Dia menarikku ke dalam dirinya, mendorong bibirnya ke bibirku dan menciumku penuh dengan gairah. Aku mengerang di bibirnya, melingkarkan lenganku di lehernya saat di ingin menggendongku, menarikku ke arahnya dan mebuat kai berdua sangat dekat dan begitu tidak terpisahkan.
“Selalu bersikplah sangat protektif seerti ini sayang, aku menyukainya.” Ucap Marco di sela ciuman kami.
“Kau seharusnya tahu sekarang ... aku melindungi apa yang sudah menjadi milikk terutama dri wanita seperti itu.” Ucapku tersenyum dan mengelus wajahnya.

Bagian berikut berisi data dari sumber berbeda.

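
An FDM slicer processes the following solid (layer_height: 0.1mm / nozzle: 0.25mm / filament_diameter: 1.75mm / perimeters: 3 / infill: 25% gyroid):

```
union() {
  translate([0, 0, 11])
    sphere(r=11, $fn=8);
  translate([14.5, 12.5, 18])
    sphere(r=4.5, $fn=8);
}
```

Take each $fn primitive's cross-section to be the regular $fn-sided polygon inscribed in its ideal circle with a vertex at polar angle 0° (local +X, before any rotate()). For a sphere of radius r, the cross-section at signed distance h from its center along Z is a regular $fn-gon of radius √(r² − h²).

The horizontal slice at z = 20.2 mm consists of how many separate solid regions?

At z = 20.2 mm: the sphere: section is a regular 8-gon, circumradius = √(r²−h²) = √(11²−9.2²) = 6.030; the r=4.5 sphere at (14.5, 12.5) contributes a regular 8-gon of circumradius √(4.5²−2.2²) = 3.926; Combining (union): the 2 present regions are separate (no shared area or edge), so areas and boundary lengths simply add and each stays a separate island — 2 connected regions. The result has 2 disconnected regions.

2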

“Aku tahu itu, cintaku. Itu adalah salah satu dari sejuta alasan mengapa aku mencintaimu.” Balas Marco.
“Aku pun mencintaimu.” Kataku sambil mengecup bibirnya
Aku dan Marco pun akhirnya mendapatkan minuan kami. Aku dan dia pun menuju kembali ke tempat duduk kami. Marco berdiri di depanku. Aku menggeram saat aku melihatnya, menatap tubuhnya yang setengah telanjang dan dia mengecup bibirku saat aku melihatnya. Dia berdiri disana dengan sombong dan percaya diri karena aku tahu persis mengapa dia bersikap seperti itu padaku. Dia pun mengulurkan tangannya dan mencimku.
“Ini semua milikmu begitu kita sampai di kamar, sayang.” Ucapnya menggeram padaku.
“Hmmm, aku sungguh tidak sabar.” Ucapku mendengus.
Aku sudah tidak sabar untuk memilikinya untuk diriku sendiri di bulan madu kami selama sepuluh hari ke depan.